Redacción Médica
19 de septiembre de 2018 | Actualizado: Miércoles a las 13:10

Así es el 'espectáculo' de un pediatra para que los niños no lloren

Realiza toda clase de juegos y carantoñas para evitar que los pequeños sufran

La vacunación es el método más eficaz para prevenir las enfermedades.
Así es el 'espectáculo' de un pediatra para que los niños no lloren
Redacción
Domingo, 08 de abril de 2018, a las 11:00
La vacunación es un proceso por el que tienen que pasar todos los niños, sí o sí. Gracias a ella se consigue evitar un sinfín de enfermedades durante la niñez, la adolescencia y la madurez. Hasta el momento, ha resultado ser una de las armas más exitosas que ha desarrollado la Medicina a lo largo de los últimos siglos para evitar millones de muertes.

A pesar de todos los beneficios que tiene la vacunación, a nadie le gusta que le pinchen con una aguja y los llantos se repiten en las consultas cada vez que un pediatra tiene que inyectar la dosis a un niño. Por ello, un doctor ha aplicado el mejor método con el que combatir el miedo, las risas.

Un médico ha decidido realizar toda clase de juegos, carantoñas y boberías, creando un auténtico espectáculo para que sus pequeños pacientes no pasen ningún tipo de miedo durante la vacunación. De este modo, el doctor ha conseguido que los niños se centren más en el espectáculo, que incluye desde tirar pañuelos hasta comer caramelos, que de los pinchazos.



Gracias a toda esta función, el pequeño es prácticamente ajeno al pinchazo y el dolor solo le dura unos instantes.

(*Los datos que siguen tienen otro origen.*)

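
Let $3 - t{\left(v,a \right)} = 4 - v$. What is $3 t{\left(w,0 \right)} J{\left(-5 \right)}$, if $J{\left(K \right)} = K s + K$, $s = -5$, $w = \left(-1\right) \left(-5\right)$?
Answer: $240$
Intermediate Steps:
$w = 5$
$t{\left(v,a \right)} = -1 + v$ ($t{\left(v,a \right)} = 3 - \left(4 - v\right) = 3 + \left(-4 + v\right) = -1 + v$)
$J{\left(K \right)} = - 4 K$ ($J{\left(K \right)} = K \left(-5\right) + K = - 5 K + K = - 4 K$)
$3 t{\left(w,0 \right)} J{\left(-5 \right)} = 3 \left(-1 + 5\right) \left(\left(-4\right) \left(-5\right)\right) = 3 \cdot 4 \cdot 20 = 12 \cdot 20 = 240$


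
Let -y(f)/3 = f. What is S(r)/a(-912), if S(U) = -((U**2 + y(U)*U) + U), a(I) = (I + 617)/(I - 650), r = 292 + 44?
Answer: 352162272/295 ≈ 1.1938e+6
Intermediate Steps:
y(f) = -3*f
r = 336
a(I) = (617 + I)/(-650 + I)
S(U) = -U + 2*U**2 (S(U) = -((U**2 + (-3*U)*U) + U) = -((U**2 - 3*U**2) + U) = -(-2*U**2 + U) = -(U - 2*U**2) = -U + 2*U**2)
S(r)/a(-912) = (336*(-1 + 2*336))/(((617 - 912)/(-650 - 912))) = (336*(-1 + 672))/((-295/(-1562))) = (336*671)/((-1/1562*(-295))) = 225456/(295/1562) = 225456*(1562/295) = 352162272/295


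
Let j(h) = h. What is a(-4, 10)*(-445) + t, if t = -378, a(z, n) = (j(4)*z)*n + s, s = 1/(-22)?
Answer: 1558529/22 ≈ 70842.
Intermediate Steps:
s = -1/22 ≈ -0.045455
a(z, n) = -1/22 + 4*n*z (a(z, n) = (4*z)*n - 1/22 = 4*n*z - 1/22 = -1/22 + 4*n*z)
a(-4, 10)*(-445) + t = (-1/22 + 4*10*(-4))*(-445) - 378 = (-1/22 - 160)*(-445) - 378 = -3521/22*(-445) - 378 = 1566845/22 - 378 = 1558529/22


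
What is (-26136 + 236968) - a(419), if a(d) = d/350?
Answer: 73790781/350 ≈ 2.1083e+5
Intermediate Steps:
a(d) = d/350 (a(d) = d*(1/350) = d/350)
(-26136 + 236968) - a(419) = (-26136 + 236968) - 419/350 = 210832 - 1*419/350 = 210832 - 419/350 = 73790781/350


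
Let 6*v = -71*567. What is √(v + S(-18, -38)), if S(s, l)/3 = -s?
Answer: 3*I*√2958/2 ≈ 81.581*I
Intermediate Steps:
S(s, l) = -3*s (S(s, l) = 3*(-s) = -3*s)
v = -13419/2 (v = (-71*567)/6 = (⅙)*(-40257) = -13419/2 ≈ -6709.5)
√(v + S(-18, -38)) = √(-13419/2 - 3*(-18)) = √(-13419/2 + 54) = √(-13311/2) = 3*I*√2958/2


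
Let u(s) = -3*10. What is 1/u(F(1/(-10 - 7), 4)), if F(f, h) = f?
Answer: -1/30 ≈ -0.033333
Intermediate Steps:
u(s) = -30
1/u(F(1/(-10 - 7), 4)) = 1/(-30) = -1/30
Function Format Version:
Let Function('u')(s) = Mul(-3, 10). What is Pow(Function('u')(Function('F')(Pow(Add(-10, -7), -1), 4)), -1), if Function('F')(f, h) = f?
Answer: Rational(-1, 30) ≈ -0.033333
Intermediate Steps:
Function('u')(s) = -30
Pow(Function('u')(Function('F')(Pow(Add(-10, -7), -1), 4)), -1) = Pow(-30, -1) = Rational(-1, 30)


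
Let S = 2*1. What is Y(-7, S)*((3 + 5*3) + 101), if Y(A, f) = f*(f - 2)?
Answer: 0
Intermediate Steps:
S = 2
Y(A, f) = f*(-2 + f)
Y(-7, S)*((3 + 5*3) + 101) = (2*(-2 + 2))*((3 + 5*3) + 101) = (2*0)*((3 + 15) + 101) = 0*(18 + 101) = 0*119 = 0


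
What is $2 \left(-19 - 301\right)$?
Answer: $-640$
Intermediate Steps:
$2 \left(-19 - 301\right) = 2 \left(-320\right) = -640$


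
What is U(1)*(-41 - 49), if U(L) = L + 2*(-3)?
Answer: 450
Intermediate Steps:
U(L) = -6 + L (U(L) = L - 6 = -6 + L)
U(1)*(-41 - 49) = (-6 + 1)*(-41 - 49) = -5*(-90) = 450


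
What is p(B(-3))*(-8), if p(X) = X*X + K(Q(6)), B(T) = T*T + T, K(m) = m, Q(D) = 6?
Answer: -336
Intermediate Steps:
B(T) = T + T² (B(T) = T² + T = T + T²)
p(X) = 6 + X² (p(X) = X*X + 6 = X² + 6 = 6 + X²)
p(B(-3))*(-8) = (6 + (-3*(1 - 3))²)*(-8) = (6 + (-3*(-2))²)*(-8) = (6 + 6²)*(-8) = (6 + 36)*(-8) = 42*(-8) = -336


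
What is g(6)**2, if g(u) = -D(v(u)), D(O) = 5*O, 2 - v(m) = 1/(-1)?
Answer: 225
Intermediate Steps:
v(m) = 3 (v(m) = 2 - 1/(-1) = 2 - 1*(-1) = 2 + 1 = 3)
g(u) = -15 (g(u) = -5*3 = -1*15 = -15)
g(6)**2 = (-15)**2 = 225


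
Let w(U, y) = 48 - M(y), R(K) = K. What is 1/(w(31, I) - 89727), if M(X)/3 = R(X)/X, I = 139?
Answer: -1/89682 ≈ -1.1151e-5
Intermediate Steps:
M(X) = 3 (M(X) = 3*(X/X) = 3*1 = 3)
w(U, y) = 45 (w(U, y) = 48 - 1*3 = 48 - 3 = 45)
1/(w(31, I) - 89727) = 1/(45 - 89727) = 1/(-89682) = -1/89682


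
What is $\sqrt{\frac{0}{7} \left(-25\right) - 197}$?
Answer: $i \sqrt{197} \approx 14.036 i$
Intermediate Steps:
$\sqrt{\frac{0}{7} \left(-25\right) - 197} = \sqrt{0 \cdot \frac{1}{7} \left(-25\right) - 197} = \sqrt{0 \left(-25\right) - 197} = \sqrt{0 - 197} = \sqrt{-197} = i \sqrt{197}$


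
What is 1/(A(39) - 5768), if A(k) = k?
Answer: -1/5729 ≈ -0.00017455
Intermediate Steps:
1/(A(39) - 5768) = 1/(39 - 5768) = 1/(-5729) = -1/5729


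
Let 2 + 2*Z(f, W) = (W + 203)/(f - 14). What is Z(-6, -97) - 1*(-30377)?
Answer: 607467/20 ≈ 30373.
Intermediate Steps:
Z(f, W) = -1 + (203 + W)/(2*(-14 + f)) (Z(f, W) = -1 + ((W + 203)/(f - 14))/2 = -1 + ((203 + W)/(-14 + f))/2 = -1 + (203 + W)/(2*(-14 + f)))
Z(-6, -97) - 1*(-30377) = (231 - 97 - 2*(-6))/(2*(-14 - 6)) - 1*(-30377) = (½)*(231 - 97 + 12)/(-20) + 30377 = (½)*(-1/20)*146 + 30377 = -73/20 + 30377 = 607467/20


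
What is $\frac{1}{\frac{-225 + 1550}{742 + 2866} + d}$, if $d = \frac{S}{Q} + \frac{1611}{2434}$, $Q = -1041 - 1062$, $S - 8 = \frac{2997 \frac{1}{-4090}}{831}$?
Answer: $\frac{5230816213287720}{5363204285555867} \approx 0.97532$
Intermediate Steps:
$S = \frac{9062441}{1132930}$ ($S = 8 + \frac{2997 \frac{1}{-4090}}{831} = 8 + 2997 \left(- \frac{1}{4090}\right) \frac{1}{831} = 8 - \frac{999}{1132930} = \frac{9062441}{1132930} \approx 7.9991$)
$Q = -2103$ ($Q = -1041 - 1062 = -2103$)
$d = \frac{954058238074}{1449782764215}$ ($d = \frac{9062441}{1132930 \left(-2103\right)} + \frac{1611}{2434} = \frac{9062441}{1132930} \left(- \frac{1}{2103}\right) + 1611 \cdot \frac{1}{2434} = - \frac{9062441}{2382551790} + \frac{1611}{2434} = \frac{954058238074}{1449782764215} \approx 0.65807$)
$\frac{1}{\frac{-225 + 1550}{742 + 2866} + d} = \frac{1}{\frac{-225 + 1550}{742 + 2866} + \frac{954058238074}{1449782764215}} = \frac{1}{\frac{1325}{3608} + \frac{954058238074}{1449782764215}} = \frac{1}{\frac{5363204285555867}{5230816213287720}} = \frac{5230816213287720}{5363204285555867}$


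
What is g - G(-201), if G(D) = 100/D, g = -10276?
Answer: -2065376/201 ≈ -10276.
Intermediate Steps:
g - G(-201) = -10276 - 100/(-201) = -10276 - 100*(-1)/201 = -10276 - 1*(-100/201) = -10276 + 100/201 = -2065376/201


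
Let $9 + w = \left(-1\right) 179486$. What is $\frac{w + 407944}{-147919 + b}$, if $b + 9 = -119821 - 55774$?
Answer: $- \frac{228449}{323523} \approx -0.70613$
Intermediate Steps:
$w = -179495$ ($w = -9 - 179486 = -179495$)
$b = -175604$ ($b = -9 - 175595 = -175604$)
$\frac{w + 407944}{-147919 + b} = \frac{-179495 + 407944}{-147919 - 175604} = \frac{228449}{-323523} = 228449 \left(- \frac{1}{323523}\right) = - \frac{228449}{323523}$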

Es en este mismo momento cuando el pediatra hace uso de sus mejores juegos, para evitar que el niño siga sintiendo el daño producido por la vacuna y para que pueda recuperar su sonrisa lo más rápido posible.

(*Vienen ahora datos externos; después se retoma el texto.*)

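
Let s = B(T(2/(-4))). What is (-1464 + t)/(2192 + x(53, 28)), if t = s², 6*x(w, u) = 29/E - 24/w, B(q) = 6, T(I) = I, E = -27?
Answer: -12260808/18818327 ≈ -0.65154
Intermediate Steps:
s = 6
x(w, u) = -29/162 - 4/w (x(w, u) = (29/(-27) - 24/w)/6 = (29*(-1/27) - 24/w)/6 = (-29/27 - 24/w)/6 = -29/162 - 4/w)
t = 36 (t = 6² = 36)
(-1464 + t)/(2192 + x(53, 28)) = (-1464 + 36)/(2192 + (-29/162 - 4/53)) = -1428/(2192 + (-29/162 - 4*1/53)) = -1428/(2192 + (-29/162 - 4/53)) = -1428/(2192 - 2185/8586) = -1428/18818327/8586 = -1428*8586/18818327 = -12260808/18818327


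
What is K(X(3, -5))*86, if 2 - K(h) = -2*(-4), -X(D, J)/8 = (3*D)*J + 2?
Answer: -516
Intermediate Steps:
X(D, J) = -16 - 24*D*J (X(D, J) = -8*((3*D)*J + 2) = -8*(3*D*J + 2) = -8*(2 + 3*D*J) = -16 - 24*D*J)
K(h) = -6 (K(h) = 2 - (-2)*(-4) = 2 - 1*8 = 2 - 8 = -6)
K(X(3, -5))*86 = -6*86 = -516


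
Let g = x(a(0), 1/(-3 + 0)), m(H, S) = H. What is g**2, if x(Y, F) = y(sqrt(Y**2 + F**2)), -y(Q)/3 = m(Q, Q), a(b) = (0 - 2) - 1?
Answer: 82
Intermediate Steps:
a(b) = -3 (a(b) = -2 - 1 = -3)
y(Q) = -3*Q
x(Y, F) = -3*sqrt(F**2 + Y**2) (x(Y, F) = -3*sqrt(Y**2 + F**2) = -3*sqrt(F**2 + Y**2))
g = -sqrt(82) (g = -3*sqrt((1/(-3 + 0))**2 + (-3)**2) = -3*sqrt((1/(-3))**2 + 9) = -3*sqrt((-1/3)**2 + 9) = -3*sqrt(1/9 + 9) = -sqrt(82) ≈ -9.0554)
g**2 = (-sqrt(82))**2 = 82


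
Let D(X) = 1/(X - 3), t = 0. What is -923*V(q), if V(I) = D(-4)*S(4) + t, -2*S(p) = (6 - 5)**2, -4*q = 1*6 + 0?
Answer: -923/14 ≈ -65.929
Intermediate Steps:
D(X) = 1/(-3 + X)
q = -3/2 (q = -(1*6 + 0)/4 = -(6 + 0)/4 = -1/4*6 = -3/2 ≈ -1.5000)
S(p) = -1/2 (S(p) = -(6 - 5)**2/2 = -1/2*1**2 = -1/2*1 = -1/2)
V(I) = 1/14 (V(I) = -1/2/(-3 - 4) + 0 = -1/2/(-7) + 0 = -1/7*(-1/2) + 0 = 1/14 + 0 = 1/14)
-923*V(q) = -923*1/14 = -923/14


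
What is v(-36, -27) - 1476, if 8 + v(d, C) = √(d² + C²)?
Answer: -1439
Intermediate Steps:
v(d, C) = -8 + √(C² + d²) (v(d, C) = -8 + √(d² + C²) = -8 + √(C² + d²))
v(-36, -27) - 1476 = (-8 + √((-27)² + (-36)²)) - 1476 = (-8 + √(729 + 1296)) - 1476 = (-8 + √2025) - 1476 = (-8 + 45) - 1476 = 37 - 1476 = -1439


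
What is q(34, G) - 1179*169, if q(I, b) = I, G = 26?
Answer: -199217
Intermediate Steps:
q(34, G) - 1179*169 = 34 - 1179*169 = 34 - 199251 = -199217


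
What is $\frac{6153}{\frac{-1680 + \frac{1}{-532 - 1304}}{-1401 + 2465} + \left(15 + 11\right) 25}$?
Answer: $\frac{12019910112}{1266693119} \approx 9.4892$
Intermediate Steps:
$\frac{6153}{\frac{-1680 + \frac{1}{-532 - 1304}}{-1401 + 2465} + \left(15 + 11\right) 25} = \frac{6153}{\frac{-1680 + \frac{1}{-1836}}{1064} + 26 \cdot 25} = \frac{6153}{\left(-1680 - \frac{1}{1836}\right) \frac{1}{1064} + 650} = \frac{6153}{\left(- \frac{3084481}{1836}\right) \frac{1}{1064} + 650} = \frac{6153}{- \frac{3084481}{1953504} + 650} = \frac{6153}{\frac{1266693119}{1953504}} = 6153 \cdot \frac{1953504}{1266693119} = \frac{12019910112}{1266693119}$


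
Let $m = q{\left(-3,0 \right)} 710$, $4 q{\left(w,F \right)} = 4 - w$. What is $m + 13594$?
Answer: $\frac{29673}{2} \approx 14837.0$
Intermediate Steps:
$q{\left(w,F \right)} = 1 - \frac{w}{4}$ ($q{\left(w,F \right)} = \frac{4 - w}{4} = 1 - \frac{w}{4}$)
$m = \frac{2485}{2}$ ($m = \left(1 - - \frac{3}{4}\right) 710 = \left(1 + \frac{3}{4}\right) 710 = \frac{7}{4} \cdot 710 = \frac{2485}{2} \approx 1242.5$)
$m + 13594 = \frac{2485}{2} + 13594 = \frac{29673}{2}$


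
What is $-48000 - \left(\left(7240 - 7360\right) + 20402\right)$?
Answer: $-68282$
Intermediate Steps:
$-48000 - \left(\left(7240 - 7360\right) + 20402\right) = -48000 - \left(-120 + 20402\right) = -48000 - 20282 = -68282$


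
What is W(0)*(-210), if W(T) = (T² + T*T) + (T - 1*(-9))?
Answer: -1890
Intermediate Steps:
W(T) = 9 + T + 2*T² (W(T) = (T² + T²) + (T + 9) = 2*T² + (9 + T) = 9 + T + 2*T²)
W(0)*(-210) = (9 + 0 + 2*0²)*(-210) = (9 + 0 + 2*0)*(-210) = (9 + 0 + 0)*(-210) = 9*(-210) = -1890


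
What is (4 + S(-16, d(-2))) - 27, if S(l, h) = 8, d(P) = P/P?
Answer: -15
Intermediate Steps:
d(P) = 1
(4 + S(-16, d(-2))) - 27 = (4 + 8) - 27 = 12 - 27 = -15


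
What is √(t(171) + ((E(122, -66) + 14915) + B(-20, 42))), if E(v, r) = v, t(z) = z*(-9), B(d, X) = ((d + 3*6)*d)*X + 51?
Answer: √15229 ≈ 123.41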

Lo cierto es que este doctor consigue con su método lo que la mayoría de padres del mundo logra, que sus hijos salgan de la consulta del pediatra con una sonrisa. Un hecho sin precedentes por el que seguro que se lleva el aplauso y el agradecimiento de más de un progenitor, ya que no es fácil despistar a un niño cuando está sintiendo dolor.